Canelo Alvarez entered the ring in the T-Mobile Arena to a Mexican fanfare, complete with traditional dancers and home country music.
It was a great spectacle to behold. A show the former pound-for-pound king has done on many occasions in the past. It was classic Canelo, to begin with, in Las Vegas.
However, things took a Wembley Stadium-style turn that came straight out of the Anthony Joshua and Eddie Hearn playbook.
Hoisting Canelo high above the crowd on a platform decorated with the Matchroom logo and subsequently firing off the pyrotechnics, it all seemed a bit of a done thing.
That kind of razzmatazz just doesn’t get done at the T-Mobile and isn’t what the Mexican fans want from their fighters. From a position in the crowd, it was clear that most of the Mexican fans witnessing it were non-plussed.
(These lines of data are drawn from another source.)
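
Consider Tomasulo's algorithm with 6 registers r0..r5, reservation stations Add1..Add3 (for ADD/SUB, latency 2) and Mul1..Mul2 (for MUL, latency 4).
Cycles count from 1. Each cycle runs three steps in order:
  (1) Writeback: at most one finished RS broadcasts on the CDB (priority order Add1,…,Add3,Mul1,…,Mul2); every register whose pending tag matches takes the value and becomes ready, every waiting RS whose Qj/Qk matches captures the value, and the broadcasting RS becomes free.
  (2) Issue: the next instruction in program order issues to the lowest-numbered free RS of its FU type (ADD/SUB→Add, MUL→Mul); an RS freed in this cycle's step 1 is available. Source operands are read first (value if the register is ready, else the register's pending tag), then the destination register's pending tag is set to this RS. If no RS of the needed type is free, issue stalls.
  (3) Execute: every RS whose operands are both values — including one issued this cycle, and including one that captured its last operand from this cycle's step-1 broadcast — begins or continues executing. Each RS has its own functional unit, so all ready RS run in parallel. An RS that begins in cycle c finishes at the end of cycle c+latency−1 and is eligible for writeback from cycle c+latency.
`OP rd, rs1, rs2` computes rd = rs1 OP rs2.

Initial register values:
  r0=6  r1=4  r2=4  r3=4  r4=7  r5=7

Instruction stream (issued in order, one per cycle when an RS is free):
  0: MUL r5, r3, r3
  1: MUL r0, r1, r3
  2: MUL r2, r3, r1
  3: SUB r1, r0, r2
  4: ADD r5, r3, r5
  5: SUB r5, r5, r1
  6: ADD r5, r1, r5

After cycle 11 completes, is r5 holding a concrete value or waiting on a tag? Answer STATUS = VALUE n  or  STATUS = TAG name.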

They want their warriors to come into the ring with bad intentions and fewer fireworks igniting. And never to be put up on pedestals before you secure a victory.
Sadly for Hearn and DAZN PPV, they got that one badly wrong. Hopefully, we won’t see that kind of English National Stadium over-the-top showing on the Vegas Strip again.
It simply wasn’t Canelo, wasn’t Cinco de Mayo, and it wasn’t Mexico. At a guess, it maybe wasn’t Canelo’s idea, though.
CANELO ALVAREZ DRAWING BOARD
The undisputed super-middleweight champion has to go back to the drawing board after losing to Dmitry Bivol in a fight he couldn’t gain a foothold.
Despite his jazzy entrance, the crowd didn’t get into their stride, mainly due to Bivol subduing Canelo with his effortless jab.
The crowd was flat all night, leading to suggestions Canelo needs to rethink what he portrays in the future.
Raising his arm aloft as if he’d won and making suggestions after the fight that he didn’t lose seemed out-of-character for the Jalisco native.
GGG
A trilogy collision with Gennadiy Golovkin has to get scaled back in September. The focus needs to be on the action inside the ropes.
Throughout the build-up, baffling chatter overshadowed the headline event, which Canelo has to rectify. Get back to the focused, razor-sharp Canelo we all know and love.
Also, listen to your own body, rather than smoke blown, about how you can beat anyone worldwide at any weight.
There’s a limit, and Canelo has hit it. He needs to go back down to 168, face GGG, Jermell or Jermall Charlo, and Chris Eubank Jr. before contemplating 175 again.
If this isn’t a wake-up call for the superstar, nothing ever will be down the line.
The views expressed in this article are the opinions of Phil Jay.